The other day we were discussing plans for Monday with my friends. Someone suggested going to the Comedie-Francaise saying that on Mondays they have free tickets for plays. The only obstacle to the cherished tickets (there are only 50 free tickets) is only one thing – line! To get the access to art be ready to sacrifice two to two and a half hours of your time. This is the time you should have to get in the line before they start giving the free tickets away. However, this does not seem to intimidate many.

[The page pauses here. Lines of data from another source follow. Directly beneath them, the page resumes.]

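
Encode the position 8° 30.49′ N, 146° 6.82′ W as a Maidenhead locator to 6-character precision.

Offset from 180°W / 90°S: lon 33.8863°, lat 98.5082°.
Field: lon ⌊33.8863/20⌋ = 1 → B; lat ⌊98.5082/10⌋ = 9 → J.
Square: lon ⌊13.8863/2⌋ = 6; lat ⌊8.5082/1⌋ = 8.
Subsquare: lon ⌊1.8863/0.0833333⌋ = 22 → w; lat ⌊0.5082/0.0416667⌋ = 12 → m.

BJ68wm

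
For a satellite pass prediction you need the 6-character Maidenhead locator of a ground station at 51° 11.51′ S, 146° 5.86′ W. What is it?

BD68wt

Shift to the Maidenhead origin (180°W, 90°S): lon 33.9023, lat 38.8082.
Field: 33.9023/20 → 1 → B, 38.8082/10 → 3 → D; chars BD.
Square: 13.9023/2 → 6, 8.8082/1 → 8; chars 68.
Subsquare: 1.9023/0.0833333 → 22 → w, 0.8082/0.0416667 → 19 → t; chars wt.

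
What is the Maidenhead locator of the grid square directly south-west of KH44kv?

KH44ju

Longitude subsquare k = 10; −1 → 9 = j.
Latitude subsquare v = 21; −1 → 20 = u.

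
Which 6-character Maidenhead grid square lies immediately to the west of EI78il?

Longitude subsquare i = 8; −1 → 7 = h.
The latitude characters are unchanged.

EI78hl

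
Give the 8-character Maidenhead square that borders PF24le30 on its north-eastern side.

PF24le41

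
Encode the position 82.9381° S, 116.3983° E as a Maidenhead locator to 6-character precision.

OA87eb

Add 180° to longitude and 90° to latitude: 296.3983, 7.0619.
Field: 296.3983/20 → 14 → O, 7.0619/10 → 0 → A; chars OA.
Square: 16.3983/2 → 8, 7.0619/1 → 7; chars 87.
Subsquare: 0.3983/0.0833333 → 4 → e, 0.0619/0.0416667 → 1 → b; chars eb.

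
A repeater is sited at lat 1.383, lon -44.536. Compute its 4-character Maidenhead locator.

Add 180° to longitude and 90° to latitude: 135.46, 91.38.
Field: 135.46/20 → 6 → G, 91.38/10 → 9 → J; chars GJ.
Square: 15.46/2 → 7, 1.38/1 → 1; chars 71.

GJ71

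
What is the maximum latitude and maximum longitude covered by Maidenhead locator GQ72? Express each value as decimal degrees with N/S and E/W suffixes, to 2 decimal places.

Field G=6, Q=16: +6·20° lon, +16·10° lat → SW at lon -60°, lat 70°.
Square 7, 2: +7·2° lon, +2·1° lat → SW at lon -46°, lat 72°.
Cell spans 2° lon × 1° lat. NE corner is SW corner plus one full cell.
latitude 73.00° N, longitude 44.00° W.

73.00° N, 44.00° W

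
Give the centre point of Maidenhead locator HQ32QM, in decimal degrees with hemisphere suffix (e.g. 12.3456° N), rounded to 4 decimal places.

Field H=7, Q=16: +7·20° lon, +16·10° lat → SW at lon -40°, lat 70°.
Square 3, 2: +3·2° lon, +2·1° lat → SW at lon -34°, lat 72°.
Subsquare q=16, m=12: +16·0.0833333° lon, +12·0.0416667° lat → SW at lon -32.6667°, lat 72.5°.
Cell spans 0.0833333° lon × 0.0416667° lat. Centre is SW corner plus half of each.
latitude 72.5208° N, longitude 32.6250° W.

72.5208° N, 32.6250° W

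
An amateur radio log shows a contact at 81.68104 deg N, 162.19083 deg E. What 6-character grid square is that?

Shift to the Maidenhead origin (180°W, 90°S): lon 342.1908, lat 171.6810.
Field: 342.1908/20 → 17 → R, 171.6810/10 → 17 → R; chars RR.
Square: 2.1908/2 → 1, 1.6810/1 → 1; chars 11.
Subsquare: 0.1908/0.0833333 → 2 → c, 0.6810/0.0416667 → 16 → q; chars cq.

RR11cq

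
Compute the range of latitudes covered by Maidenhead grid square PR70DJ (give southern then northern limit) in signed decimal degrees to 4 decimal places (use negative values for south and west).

Field P=15, R=17: +15·20° lon, +17·10° lat → SW at lon 120°, lat 80°.
Square 7, 0: +7·2° lon, +0·1° lat → SW at lon 134°, lat 80°.
Subsquare d=3, j=9: +3·0.0833333° lon, +9·0.0416667° lat → SW at lon 134.25°, lat 80.375°.
Cell spans 0.0833333° lon × 0.0416667° lat.
south 80.3750, north 80.4167.

80.3750, 80.4167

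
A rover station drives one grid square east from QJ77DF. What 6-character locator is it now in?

QJ77ef

Longitude subsquare d = 3; +1 → 4 = e.
The latitude characters are unchanged.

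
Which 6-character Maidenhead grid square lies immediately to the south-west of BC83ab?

Longitude subsquare a = 0; −1 → -1, wraps to 23 = x, carry into square.
Longitude square 8; −1 → 7.
Latitude subsquare b = 1; −1 → 0 = a.

BC73xa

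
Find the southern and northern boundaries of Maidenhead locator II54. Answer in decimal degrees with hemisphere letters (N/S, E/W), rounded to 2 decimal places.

Field I=8, I=8: +8·20° lon, +8·10° lat → SW at lon -20°, lat -10°.
Square 5, 4: +5·2° lon, +4·1° lat → SW at lon -10°, lat -6°.
Cell spans 2° lon × 1° lat.
south 6.00° S, north 5.00° S.

6.00° S, 5.00° S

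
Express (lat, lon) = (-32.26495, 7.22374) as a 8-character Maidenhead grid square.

Shift to the Maidenhead origin (180°W, 90°S): lon 187.22374, lat 57.73505.
Field: lon ⌊187.22374/20⌋ = 9 → J; lat ⌊57.73505/10⌋ = 5 → F.
Square: lon ⌊7.22374/2⌋ = 3; lat ⌊7.73505/1⌋ = 7.
Subsquare: lon ⌊1.22374/0.0833333⌋ = 14 → o; lat ⌊0.73505/0.0416667⌋ = 17 → r.
Extended square: lon ⌊0.05707/0.00833333⌋ = 6; lat ⌊0.02672/0.00416667⌋ = 6.

JF37or66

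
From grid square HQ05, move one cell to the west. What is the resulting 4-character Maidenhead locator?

Longitude square 0; −1 → -1, wraps to 9, carry into field.
Longitude field H = 7; −1 → 6 = G.
The latitude characters are unchanged.

GQ95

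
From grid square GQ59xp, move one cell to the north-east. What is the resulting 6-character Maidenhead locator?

Longitude subsquare x = 23; +1 → 24, wraps to 0 = a, carry into square.
Longitude square 5; +1 → 6.
Latitude subsquare p = 15; +1 → 16 = q.

GQ69aq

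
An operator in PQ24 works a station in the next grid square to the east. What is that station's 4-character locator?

PQ34

Longitude square 2; +1 → 3.
The latitude characters are unchanged.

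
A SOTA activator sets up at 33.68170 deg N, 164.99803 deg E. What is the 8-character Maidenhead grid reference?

RM23lq93

Offset from 180°W / 90°S: lon 344.99803°, lat 123.68170°.
Field: 344.99803/20 → 17 → R, 123.68170/10 → 12 → M; chars RM.
Square: 4.99803/2 → 2, 3.68170/1 → 3; chars 23.
Subsquare: 0.99803/0.0833333 → 11 → l, 0.68170/0.0416667 → 16 → q; chars lq.
Extended square: 0.08136/0.00833333 → 9, 0.01503/0.00416667 → 3; chars 93.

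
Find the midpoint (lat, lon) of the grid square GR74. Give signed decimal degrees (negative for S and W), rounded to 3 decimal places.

84.500, -45.000

Field G=6, R=17: +6·20° lon, +17·10° lat → SW at lon -60°, lat 80°.
Square 7, 4: +7·2° lon, +4·1° lat → SW at lon -46°, lat 84°.
Cell spans 2° lon × 1° lat. Centre is SW corner plus half of each.
latitude 84.500, longitude -45.000.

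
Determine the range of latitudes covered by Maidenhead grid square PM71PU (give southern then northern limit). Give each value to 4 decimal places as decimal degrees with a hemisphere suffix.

31.8333° N, 31.8750° N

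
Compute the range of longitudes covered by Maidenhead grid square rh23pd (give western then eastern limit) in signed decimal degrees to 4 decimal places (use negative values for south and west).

Field R=17, H=7: +17·20° lon, +7·10° lat → SW at lon 160°, lat -20°.
Square 2, 3: +2·2° lon, +3·1° lat → SW at lon 164°, lat -17°.
Subsquare p=15, d=3: +15·0.0833333° lon, +3·0.0416667° lat → SW at lon 165.25°, lat -16.875°.
Cell spans 0.0833333° lon × 0.0416667° lat.
west 165.2500, east 165.3333.

165.2500, 165.3333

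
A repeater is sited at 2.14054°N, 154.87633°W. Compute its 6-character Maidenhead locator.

Offset from 180°W / 90°S: lon 25.1237°, lat 92.1405°.
Field (20°×10°, letters A–R): 25.1237/20 → 1 → B, 92.1405/10 → 9 → J; chars BJ.
Square (2°×1°, digits 0–9): 5.1237/2 → 2, 2.1405/1 → 2; chars 22.
Subsquare (5′×2.5′, letters a–x): 1.1237/0.0833333 → 13 → n, 0.1405/0.0416667 → 3 → d; chars nd.

BJ22nd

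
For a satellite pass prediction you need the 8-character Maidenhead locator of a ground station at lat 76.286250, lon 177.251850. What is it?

Add 180° to longitude and 90° to latitude: 357.25185, 166.28625.
Field: 357.25185/20 → 17 → R, 166.28625/10 → 16 → Q; chars RQ.
Square: 17.25185/2 → 8, 6.28625/1 → 6; chars 86.
Subsquare: 1.25185/0.0833333 → 15 → p, 0.28625/0.0416667 → 6 → g; chars pg.
Extended square: 0.00185/0.00833333 → 0, 0.03625/0.00416667 → 8; chars 08.

RQ86pg08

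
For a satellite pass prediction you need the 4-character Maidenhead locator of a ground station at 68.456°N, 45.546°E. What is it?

LP28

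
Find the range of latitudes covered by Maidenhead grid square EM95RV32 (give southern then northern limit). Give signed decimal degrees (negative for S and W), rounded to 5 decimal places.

35.88333, 35.88750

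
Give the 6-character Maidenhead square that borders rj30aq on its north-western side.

Longitude subsquare a = 0; −1 → -1, wraps to 23 = x, carry into square.
Longitude square 3; −1 → 2.
Latitude subsquare q = 16; +1 → 17 = r.

RJ20xr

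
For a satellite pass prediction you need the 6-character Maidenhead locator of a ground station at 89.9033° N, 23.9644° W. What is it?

HR89av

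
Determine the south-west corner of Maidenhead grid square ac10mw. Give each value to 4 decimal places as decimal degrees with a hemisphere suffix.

69.0833° S, 177.0000° W

Field A=0, C=2: +0·20° lon, +2·10° lat → SW at lon -180°, lat -70°.
Square 1, 0: +1·2° lon, +0·1° lat → SW at lon -178°, lat -70°.
Subsquare m=12, w=22: +12·0.0833333° lon, +22·0.0416667° lat → SW at lon -177°, lat -69.0833°.
latitude 69.0833° S, longitude 177.0000° W.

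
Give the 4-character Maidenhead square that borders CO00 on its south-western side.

Longitude square 0; −1 → -1, wraps to 9, carry into field.
Longitude field C = 2; −1 → 1 = B.
Latitude square 0; −1 → -1, wraps to 9, carry into field.
Latitude field O = 14; −1 → 13 = N.

BN99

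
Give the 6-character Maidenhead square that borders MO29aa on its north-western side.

MO19xb

Longitude subsquare a = 0; −1 → -1, wraps to 23 = x, carry into square.
Longitude square 2; −1 → 1.
Latitude subsquare a = 0; +1 → 1 = b.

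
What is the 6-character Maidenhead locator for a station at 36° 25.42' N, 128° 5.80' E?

Shift to the Maidenhead origin (180°W, 90°S): lon 308.0967, lat 126.4237.
Field: lon ⌊308.0967/20⌋ = 15 → P; lat ⌊126.4237/10⌋ = 12 → M.
Square: lon ⌊8.0967/2⌋ = 4; lat ⌊6.4237/1⌋ = 6.
Subsquare: lon ⌊0.0967/0.0833333⌋ = 1 → b; lat ⌊0.4237/0.0416667⌋ = 10 → k.

PM46bk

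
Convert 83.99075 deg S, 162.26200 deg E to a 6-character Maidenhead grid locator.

Shift to the Maidenhead origin (180°W, 90°S): lon 342.2620, lat 6.0092.
Field (20°×10°, letters A–R): 342.2620/20 → 17 → R, 6.0092/10 → 0 → A; chars RA.
Square (2°×1°, digits 0–9): 2.2620/2 → 1, 6.0092/1 → 6; chars 16.
Subsquare (5′×2.5′, letters a–x): 0.2620/0.0833333 → 3 → d, 0.0092/0.0416667 → 0 → a; chars da.

RA16da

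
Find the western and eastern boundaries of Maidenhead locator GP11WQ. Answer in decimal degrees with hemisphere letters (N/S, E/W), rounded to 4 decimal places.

56.1667° W, 56.0833° W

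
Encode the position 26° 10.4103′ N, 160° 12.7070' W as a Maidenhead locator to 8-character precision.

Shift to the Maidenhead origin (180°W, 90°S): lon 19.78822, lat 116.17351.
Field: 19.78822/20 → 0 → A, 116.17351/10 → 11 → L; chars AL.
Square: 19.78822/2 → 9, 6.17351/1 → 6; chars 96.
Subsquare: 1.78822/0.0833333 → 21 → v, 0.17351/0.0416667 → 4 → e; chars ve.
Extended square: 0.03822/0.00833333 → 4, 0.00684/0.00416667 → 1; chars 41.

AL96ve41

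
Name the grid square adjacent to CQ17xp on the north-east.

Longitude subsquare x = 23; +1 → 24, wraps to 0 = a, carry into square.
Longitude square 1; +1 → 2.
Latitude subsquare p = 15; +1 → 16 = q.

CQ27aq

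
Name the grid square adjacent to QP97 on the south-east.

RP06

Longitude square 9; +1 → 10, wraps to 0, carry into field.
Longitude field Q = 16; +1 → 17 = R.
Latitude square 7; −1 → 6.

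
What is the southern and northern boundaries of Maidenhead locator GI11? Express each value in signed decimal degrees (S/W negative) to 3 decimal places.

-9.000, -8.000

Field G=6, I=8: +6·20° lon, +8·10° lat → SW at lon -60°, lat -10°.
Square 1, 1: +1·2° lon, +1·1° lat → SW at lon -58°, lat -9°.
Cell spans 2° lon × 1° lat.
south -9.000, north -8.000.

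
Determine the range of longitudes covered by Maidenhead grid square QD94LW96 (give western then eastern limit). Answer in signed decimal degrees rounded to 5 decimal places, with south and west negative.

158.99167, 159.00000

Field Q=16, D=3: +16·20° lon, +3·10° lat → SW at lon 140°, lat -60°.
Square 9, 4: +9·2° lon, +4·1° lat → SW at lon 158°, lat -56°.
Subsquare l=11, w=22: +11·0.0833333° lon, +22·0.0416667° lat → SW at lon 158.917°, lat -55.0833°.
Extended square 9, 6: +9·0.00833333° lon, +6·0.00416667° lat → SW at lon 158.992°, lat -55.0583°.
Cell spans 0.00833333° lon × 0.00416667° lat.
west 158.99167, east 159.00000.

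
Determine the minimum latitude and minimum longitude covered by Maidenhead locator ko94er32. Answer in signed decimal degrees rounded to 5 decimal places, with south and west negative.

54.71667, 38.35833

Field K=10, O=14: +10·20° lon, +14·10° lat → SW at lon 20°, lat 50°.
Square 9, 4: +9·2° lon, +4·1° lat → SW at lon 38°, lat 54°.
Subsquare e=4, r=17: +4·0.0833333° lon, +17·0.0416667° lat → SW at lon 38.3333°, lat 54.7083°.
Extended square 3, 2: +3·0.00833333° lon, +2·0.00416667° lat → SW at lon 38.3583°, lat 54.7167°.
latitude 54.71667, longitude 38.35833.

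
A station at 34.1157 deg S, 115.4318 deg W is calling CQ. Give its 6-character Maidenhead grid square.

DF25gv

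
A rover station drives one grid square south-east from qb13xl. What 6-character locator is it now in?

QB23ak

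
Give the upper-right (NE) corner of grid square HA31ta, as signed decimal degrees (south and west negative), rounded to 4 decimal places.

-88.9583, -32.3333

Field H=7, A=0: +7·20° lon, +0·10° lat → SW at lon -40°, lat -90°.
Square 3, 1: +3·2° lon, +1·1° lat → SW at lon -34°, lat -89°.
Subsquare t=19, a=0: +19·0.0833333° lon, +0·0.0416667° lat → SW at lon -32.4167°, lat -89°.
Cell spans 0.0833333° lon × 0.0416667° lat. NE corner is SW corner plus one full cell.
latitude -88.9583, longitude -32.3333.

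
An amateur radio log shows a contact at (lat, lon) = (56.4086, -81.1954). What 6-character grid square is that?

Add 180° to longitude and 90° to latitude: 98.8046, 146.4086.
Field: 98.8046/20 → 4 → E, 146.4086/10 → 14 → O; chars EO.
Square: 18.8046/2 → 9, 6.4086/1 → 6; chars 96.
Subsquare: 0.8046/0.0833333 → 9 → j, 0.4086/0.0416667 → 9 → j; chars jj.

EO96jj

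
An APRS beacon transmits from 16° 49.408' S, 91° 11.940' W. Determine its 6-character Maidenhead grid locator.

EH43je

Shift to the Maidenhead origin (180°W, 90°S): lon 88.8010, lat 73.1765.
Field: 88.8010/20 → 4 → E, 73.1765/10 → 7 → H; chars EH.
Square: 8.8010/2 → 4, 3.1765/1 → 3; chars 43.
Subsquare: 0.8010/0.0833333 → 9 → j, 0.1765/0.0416667 → 4 → e; chars je.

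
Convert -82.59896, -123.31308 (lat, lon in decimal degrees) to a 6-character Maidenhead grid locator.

Offset from 180°W / 90°S: lon 56.6869°, lat 7.4010°.
Field: lon ⌊56.6869/20⌋ = 2 → C; lat ⌊7.4010/10⌋ = 0 → A.
Square: lon ⌊16.6869/2⌋ = 8; lat ⌊7.4010/1⌋ = 7.
Subsquare: lon ⌊0.6869/0.0833333⌋ = 8 → i; lat ⌊0.4010/0.0416667⌋ = 9 → j.

CA87ij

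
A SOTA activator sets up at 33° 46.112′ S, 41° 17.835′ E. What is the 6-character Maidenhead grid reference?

Offset from 180°W / 90°S: lon 221.2972°, lat 56.2315°.
Field: lon ⌊221.2972/20⌋ = 11 → L; lat ⌊56.2315/10⌋ = 5 → F.
Square: lon ⌊1.2972/2⌋ = 0; lat ⌊6.2315/1⌋ = 6.
Subsquare: lon ⌊1.2972/0.0833333⌋ = 15 → p; lat ⌊0.2315/0.0416667⌋ = 5 → f.

LF06pf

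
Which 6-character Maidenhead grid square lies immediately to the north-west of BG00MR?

BG00ls

Longitude subsquare m = 12; −1 → 11 = l.
Latitude subsquare r = 17; +1 → 18 = s.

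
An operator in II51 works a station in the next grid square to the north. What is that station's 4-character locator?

II52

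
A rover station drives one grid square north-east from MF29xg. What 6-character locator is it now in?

MF39ah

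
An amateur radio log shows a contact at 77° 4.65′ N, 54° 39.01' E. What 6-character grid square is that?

LQ77hb

Add 180° to longitude and 90° to latitude: 234.6502, 167.0775.
Field: 234.6502/20 → 11 → L, 167.0775/10 → 16 → Q; chars LQ.
Square: 14.6502/2 → 7, 7.0775/1 → 7; chars 77.
Subsquare: 0.6502/0.0833333 → 7 → h, 0.0775/0.0416667 → 1 → b; chars hb.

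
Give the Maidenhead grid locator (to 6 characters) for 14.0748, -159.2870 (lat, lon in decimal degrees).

BK04ib

Offset from 180°W / 90°S: lon 20.7130°, lat 104.0748°.
Field: lon ⌊20.7130/20⌋ = 1 → B; lat ⌊104.0748/10⌋ = 10 → K.
Square: lon ⌊0.7130/2⌋ = 0; lat ⌊4.0748/1⌋ = 4.
Subsquare: lon ⌊0.7130/0.0833333⌋ = 8 → i; lat ⌊0.0748/0.0416667⌋ = 1 → b.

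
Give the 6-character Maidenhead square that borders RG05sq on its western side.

RG05rq

Longitude subsquare s = 18; −1 → 17 = r.
The latitude characters are unchanged.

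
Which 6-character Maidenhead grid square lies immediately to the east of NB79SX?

Longitude subsquare s = 18; +1 → 19 = t.
The latitude characters are unchanged.

NB79tx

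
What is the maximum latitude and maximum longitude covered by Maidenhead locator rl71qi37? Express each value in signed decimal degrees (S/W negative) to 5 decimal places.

21.36667, 175.36667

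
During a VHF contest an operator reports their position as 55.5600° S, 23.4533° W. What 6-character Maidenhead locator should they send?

HD84gk

Add 180° to longitude and 90° to latitude: 156.5467, 34.4400.
Field (20°×10°, letters A–R): lon ⌊156.5467/20⌋ = 7 → H; lat ⌊34.4400/10⌋ = 3 → D.
Square (2°×1°, digits 0–9): lon ⌊16.5467/2⌋ = 8; lat ⌊4.4400/1⌋ = 4.
Subsquare (5′×2.5′, letters a–x): lon ⌊0.5467/0.0833333⌋ = 6 → g; lat ⌊0.4400/0.0416667⌋ = 10 → k.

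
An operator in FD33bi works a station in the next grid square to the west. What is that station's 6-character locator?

FD33ai

Longitude subsquare b = 1; −1 → 0 = a.
The latitude characters are unchanged.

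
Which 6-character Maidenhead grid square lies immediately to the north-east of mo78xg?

Longitude subsquare x = 23; +1 → 24, wraps to 0 = a, carry into square.
Longitude square 7; +1 → 8.
Latitude subsquare g = 6; +1 → 7 = h.

MO88ah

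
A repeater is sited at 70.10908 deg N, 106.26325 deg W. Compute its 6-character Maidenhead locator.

DQ60uc

Offset from 180°W / 90°S: lon 73.7368°, lat 160.1091°.
Field: 73.7368/20 → 3 → D, 160.1091/10 → 16 → Q; chars DQ.
Square: 13.7368/2 → 6, 0.1091/1 → 0; chars 60.
Subsquare: 1.7368/0.0833333 → 20 → u, 0.1091/0.0416667 → 2 → c; chars uc.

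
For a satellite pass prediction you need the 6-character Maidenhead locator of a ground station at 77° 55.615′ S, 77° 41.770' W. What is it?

Shift to the Maidenhead origin (180°W, 90°S): lon 102.3038, lat 12.0731.
Field: lon ⌊102.3038/20⌋ = 5 → F; lat ⌊12.0731/10⌋ = 1 → B.
Square: lon ⌊2.3038/2⌋ = 1; lat ⌊2.0731/1⌋ = 2.
Subsquare: lon ⌊0.3038/0.0833333⌋ = 3 → d; lat ⌊0.0731/0.0416667⌋ = 1 → b.

FB12db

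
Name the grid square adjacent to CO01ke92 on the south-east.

CO01le01

Longitude extended square 9; +1 → 10, wraps to 0, carry into subsquare.
Longitude subsquare k = 10; +1 → 11 = l.
Latitude extended square 2; −1 → 1.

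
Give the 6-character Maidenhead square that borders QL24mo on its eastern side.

QL24no

Longitude subsquare m = 12; +1 → 13 = n.
The latitude characters are unchanged.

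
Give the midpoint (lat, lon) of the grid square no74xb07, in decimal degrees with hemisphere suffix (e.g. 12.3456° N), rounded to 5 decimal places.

54.07292° N, 95.92083° E

Field N=13, O=14: +13·20° lon, +14·10° lat → SW at lon 80°, lat 50°.
Square 7, 4: +7·2° lon, +4·1° lat → SW at lon 94°, lat 54°.
Subsquare x=23, b=1: +23·0.0833333° lon, +1·0.0416667° lat → SW at lon 95.9167°, lat 54.0417°.
Extended square 0, 7: +0·0.00833333° lon, +7·0.00416667° lat → SW at lon 95.9167°, lat 54.0708°.
Cell spans 0.00833333° lon × 0.00416667° lat. Centre is SW corner plus half of each.
latitude 54.07292° N, longitude 95.92083° E.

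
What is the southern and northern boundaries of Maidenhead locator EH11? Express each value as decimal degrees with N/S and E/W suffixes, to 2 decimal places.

19.00° S, 18.00° S

Field E=4, H=7: +4·20° lon, +7·10° lat → SW at lon -100°, lat -20°.
Square 1, 1: +1·2° lon, +1·1° lat → SW at lon -98°, lat -19°.
Cell spans 2° lon × 1° lat.
south 19.00° S, north 18.00° S.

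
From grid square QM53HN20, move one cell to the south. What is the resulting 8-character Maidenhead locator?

QM53hm29

Latitude extended square 0; −1 → -1, wraps to 9, carry into subsquare.
Latitude subsquare n = 13; −1 → 12 = m.
The longitude characters are unchanged.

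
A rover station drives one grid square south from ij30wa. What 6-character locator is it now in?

II39wx

Latitude subsquare a = 0; −1 → -1, wraps to 23 = x, carry into square.
Latitude square 0; −1 → -1, wraps to 9, carry into field.
Latitude field J = 9; −1 → 8 = I.
The longitude characters are unchanged.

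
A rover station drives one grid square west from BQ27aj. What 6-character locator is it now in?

BQ17xj

Longitude subsquare a = 0; −1 → -1, wraps to 23 = x, carry into square.
Longitude square 2; −1 → 1.
The latitude characters are unchanged.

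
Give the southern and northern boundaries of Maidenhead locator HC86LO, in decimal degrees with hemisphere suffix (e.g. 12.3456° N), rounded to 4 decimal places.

63.4167° S, 63.3750° S

Field H=7, C=2: +7·20° lon, +2·10° lat → SW at lon -40°, lat -70°.
Square 8, 6: +8·2° lon, +6·1° lat → SW at lon -24°, lat -64°.
Subsquare l=11, o=14: +11·0.0833333° lon, +14·0.0416667° lat → SW at lon -23.0833°, lat -63.4167°.
Cell spans 0.0833333° lon × 0.0416667° lat.
south 63.4167° S, north 63.3750° S.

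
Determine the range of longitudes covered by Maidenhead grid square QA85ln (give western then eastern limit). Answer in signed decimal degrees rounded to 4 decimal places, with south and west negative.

156.9167, 157.0000

Field Q=16, A=0: +16·20° lon, +0·10° lat → SW at lon 140°, lat -90°.
Square 8, 5: +8·2° lon, +5·1° lat → SW at lon 156°, lat -85°.
Subsquare l=11, n=13: +11·0.0833333° lon, +13·0.0416667° lat → SW at lon 156.917°, lat -84.4583°.
Cell spans 0.0833333° lon × 0.0416667° lat.
west 156.9167, east 157.0000.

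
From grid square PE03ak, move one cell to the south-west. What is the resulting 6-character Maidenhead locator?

OE93xj

Longitude subsquare a = 0; −1 → -1, wraps to 23 = x, carry into square.
Longitude square 0; −1 → -1, wraps to 9, carry into field.
Longitude field P = 15; −1 → 14 = O.
Latitude subsquare k = 10; −1 → 9 = j.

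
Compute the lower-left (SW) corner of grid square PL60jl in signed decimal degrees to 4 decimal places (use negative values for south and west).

Field P=15, L=11: +15·20° lon, +11·10° lat → SW at lon 120°, lat 20°.
Square 6, 0: +6·2° lon, +0·1° lat → SW at lon 132°, lat 20°.
Subsquare j=9, l=11: +9·0.0833333° lon, +11·0.0416667° lat → SW at lon 132.75°, lat 20.4583°.
latitude 20.4583, longitude 132.7500.

20.4583, 132.7500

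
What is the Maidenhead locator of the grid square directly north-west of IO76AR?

Longitude subsquare a = 0; −1 → -1, wraps to 23 = x, carry into square.
Longitude square 7; −1 → 6.
Latitude subsquare r = 17; +1 → 18 = s.

IO66xs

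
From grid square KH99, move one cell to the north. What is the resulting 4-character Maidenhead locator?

Latitude square 9; +1 → 10, wraps to 0, carry into field.
Latitude field H = 7; +1 → 8 = I.
The longitude characters are unchanged.

KI90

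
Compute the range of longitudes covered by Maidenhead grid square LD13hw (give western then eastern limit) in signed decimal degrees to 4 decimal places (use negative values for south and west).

Field L=11, D=3: +11·20° lon, +3·10° lat → SW at lon 40°, lat -60°.
Square 1, 3: +1·2° lon, +3·1° lat → SW at lon 42°, lat -57°.
Subsquare h=7, w=22: +7·0.0833333° lon, +22·0.0416667° lat → SW at lon 42.5833°, lat -56.0833°.
Cell spans 0.0833333° lon × 0.0416667° lat.
west 42.5833, east 42.6667.

42.5833, 42.6667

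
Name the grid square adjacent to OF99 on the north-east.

Longitude square 9; +1 → 10, wraps to 0, carry into field.
Longitude field O = 14; +1 → 15 = P.
Latitude square 9; +1 → 10, wraps to 0, carry into field.
Latitude field F = 5; +1 → 6 = G.

PG00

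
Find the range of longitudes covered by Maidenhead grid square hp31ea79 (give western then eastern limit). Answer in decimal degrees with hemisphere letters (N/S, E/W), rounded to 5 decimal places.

Field H=7, P=15: +7·20° lon, +15·10° lat → SW at lon -40°, lat 60°.
Square 3, 1: +3·2° lon, +1·1° lat → SW at lon -34°, lat 61°.
Subsquare e=4, a=0: +4·0.0833333° lon, +0·0.0416667° lat → SW at lon -33.6667°, lat 61°.
Extended square 7, 9: +7·0.00833333° lon, +9·0.00416667° lat → SW at lon -33.6083°, lat 61.0375°.
Cell spans 0.00833333° lon × 0.00416667° lat.
west 33.60833° W, east 33.60000° W.

33.60833° W, 33.60000° W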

The situation is slightly less messy for fans of lectures at the Louvre Auditorium. You can attend lectures of well-known professors, researchers, and other first-rate scientist here. Tickets (three to six euros) can be ordered in advance by phone. If you got the inspiration to go to the lecture only on the day it is scheduled you’d have to stand in line to the ticket office for an hour or so. By the entrance to the lecture hall there is another line: the art students and architects are waiting for the doors to open and to go in there. There is no admission fee for them, but they can come in only after all the other people who bought the tickets. The young people have to stand for another half an hour and sometimes even an hour more than others. Anyway, lecture hall for 500 people is completely filled. Lectures are totally worth it – audience applauds to the lecturers for a long time and with great enthusiasm.
And here is what I thought looking at all of that. A person can stand, not sparing his feet, only for something he really needs or really wants. You can say that French people learn to “need” and “want” all of this at home or in a certain environment, that their universities really mean something and not a place to polish benches with your pants. There are certain things here that go beyond these small social communities. There is a wider space in which all are living day after day. Let’s say, metro. Metro is the blood and breathing of a large city. We can not ignore its cultural function, despite the apparent narrow utility.
Well, most advertising of cultural events is placed not on the streets and not on the bulletin boards near the institutions where they take place. Most of the advertising is placed in metro. Once you go down in the metro (you come across fungus on the walls or broken stairs more often than in Kyiv), tons of information about what is happening where and events you can not miss for sure is poured over you. Walls at the stations are often tightly covered with announcements of theatrical performances and concerts. Posters on the entire wall (the kind that advertise cosmetic products on the passage from Lva Tolstoho Station to Palats Sportu in Kyiv) tell about the exhibition of paintings by Raphael at the Louvre or the modern Spanish photographer Jo de Pom. In fact, I find out about most of the cultural events exactly in such a way. And every day when I go to the metro, my list of events that I need to go to doubles right away.